Когда-то в ухтановских двух комнатах жила огромная семья — одни взрослые, эвакуированные откуда-то из-под Минска и прижившиеся в Сибири. Потом они съехали, а Ухтановы уже поселились вместо них. Пришел грузовик, набитый вещами, мебелью. Ладные, хорошо одетые солдаты за полчаса перетаскали все на второй этаж. А уж потом на «джипе» приехали сами жильцы — вот этот демобилизованный капитан. Он сидел рядом с водителем, сзади сидела молодая изящная женщина, несмотря на теплую погоду — все это происходило в сентябре — в пуховом платке, с ребенком на руках.

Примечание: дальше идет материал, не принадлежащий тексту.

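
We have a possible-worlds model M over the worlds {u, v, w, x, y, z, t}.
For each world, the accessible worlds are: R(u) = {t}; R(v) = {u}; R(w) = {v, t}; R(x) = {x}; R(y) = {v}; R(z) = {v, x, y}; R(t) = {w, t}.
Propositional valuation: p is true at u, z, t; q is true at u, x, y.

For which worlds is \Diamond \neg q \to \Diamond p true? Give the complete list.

u, v, w, x, t

Recall that \Diamond ψ holds at a world iff ψ holds at some accessible world.
Let φ = \Diamond \neg q \to \Diamond p. Evaluate φ at each world:
  u (successors {t}): φ is true.
  v (successors {u}): φ is true.
  w (successors {v, t}): φ is true.
  x (successors {x}): φ is true.
  y (successors {v}): φ is false.
  z (successors {v, x, y}): φ is false.
  t (successors {w, t}): φ is true.
For instance, at w:
  At w: \Diamond \neg q is true, \Diamond p is true, so \Diamond \neg q \to \Diamond p is true.
    At w: \Diamond \neg q requires \neg q at some successor in {v, t}.
      \neg q holds at v, so \Diamond \neg q is true at w.
    At w: \Diamond p requires p at some successor in {v, t}.
      p holds at t, so \Diamond p is true at w.
Satisfying worlds: {u, v, w, x, t}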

Гребенников стоял на лестничной площадке, смотрел, как поднимаются новые жильцы по лестнице. Валя шла впереди с ребенком — Алешкой, Ухтанов в расстегнутом пальто, в фуражке, сдвинутой на затылок, — сзади. Валя задержалась, перед Гребенниковым.
— Здравствуйте, — сказала она нараспев.
— Здравствуйте, — глухо и угрюмо, ответил Гребенников, не отводя глаз.

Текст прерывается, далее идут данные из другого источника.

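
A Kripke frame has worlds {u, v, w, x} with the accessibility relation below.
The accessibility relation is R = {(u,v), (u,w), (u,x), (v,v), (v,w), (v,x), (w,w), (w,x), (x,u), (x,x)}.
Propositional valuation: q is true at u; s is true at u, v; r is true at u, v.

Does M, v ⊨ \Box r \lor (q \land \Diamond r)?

Recall that \Box ψ holds at a world iff ψ holds at every accessible world, and \Diamond ψ holds iff ψ holds at some accessible world.
At v: \Box r is false, q \land \Diamond r is false, so \Box r \lor (q \land \Diamond r) is false.
  At v: \Box r requires r at every successor {v, w, x}.
    r fails at w, so \Box r is false at v.
  At v: q is false, \Diamond r is true, so q \land \Diamond r is false.
    At v: \Diamond r requires r at some successor in {v, w, x}.
      r holds at v, so \Diamond r is true at v.

No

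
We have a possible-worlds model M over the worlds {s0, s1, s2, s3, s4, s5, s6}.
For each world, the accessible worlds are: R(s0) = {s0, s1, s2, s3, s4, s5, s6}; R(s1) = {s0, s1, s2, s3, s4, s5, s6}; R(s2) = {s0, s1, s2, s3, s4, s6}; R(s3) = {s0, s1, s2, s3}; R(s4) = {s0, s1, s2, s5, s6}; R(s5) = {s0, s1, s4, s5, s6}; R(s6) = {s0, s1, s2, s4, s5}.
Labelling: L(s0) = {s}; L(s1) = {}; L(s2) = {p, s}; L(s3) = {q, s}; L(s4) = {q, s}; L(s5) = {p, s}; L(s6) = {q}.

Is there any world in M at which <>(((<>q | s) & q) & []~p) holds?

No

Recall that []ψ holds at a world iff ψ holds at every accessible world, and <>ψ holds iff ψ holds at some accessible world.
Let φ = <>(((<>q | s) & q) & []~p). Evaluate φ at each world:
  s0 (successors {s0, s1, s2, s3, s4, s5, s6}): φ is false.
  s1 (successors {s0, s1, s2, s3, s4, s5, s6}): φ is false.
  s2 (successors {s0, s1, s2, s3, s4, s6}): φ is false.
  s3 (successors {s0, s1, s2, s3}): φ is false.
  s4 (successors {s0, s1, s2, s5, s6}): φ is false.
  s5 (successors {s0, s1, s4, s5, s6}): φ is false.
  s6 (successors {s0, s1, s2, s4, s5}): φ is false.
For instance, at s4:
  At s4: <>(((<>q | s) & q) & []~p) requires ((<>q | s) & q) & []~p at some successor in {s0, s1, s2, s5, s6}.
    At s0: ((<>q | s) & q) & []~p is false.
    At s1: ((<>q | s) & q) & []~p is false.
    At s2: ((<>q | s) & q) & []~p is false.
    At s5: ((<>q | s) & q) & []~p is false.
    At s6: ((<>q | s) & q) & []~p is false.
  So <>(((<>q | s) & q) & []~p) is false at s4.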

Ухтанов вынужден был остановиться тоже. Это ему не понравилось, да и неловко ему было стоять за спиной жены — двумя ступеньками ниже. Он легонько подтолкнул ее, и она, чуть нагнув голову — Гребенников увидел под платком огромный узел тяжелых золотистых волос на затылке — пошла в квартиру. Ухтанов только покосился, чуть заметно кивнув. Он держался неестественно прямо. Только потом уже Гребенников узнал, что эта напряженная выпрямленность бывшего капитана — вынужденная, он был ранен в позвоночник. Позвоночник зажил, но два позвонка потеряли подвижность. Не неприязнь или нелюбовь какая-то к Ухтанову овладела им тотчас и навсегда, а отчуждение. Гребенников из-за своего небольшого роста, из-за того, что так трудно он жил всегда, сколько, себя помнил, из-за того, что был всегда хотя и, чисто, но тускло, в перешитое из того, что осталось от старших братьев и отца, в материно даже, одет — болезненно относился ко всякому проявлению высокомерия или равнодушия к себе. И хотя умел скрыть свое состояние, переживал болезненно, и всякий, в ком он мог увидеть такое отношение к себе, оказывался для него за той чертой, за которой человек переставал существовать для него вообще.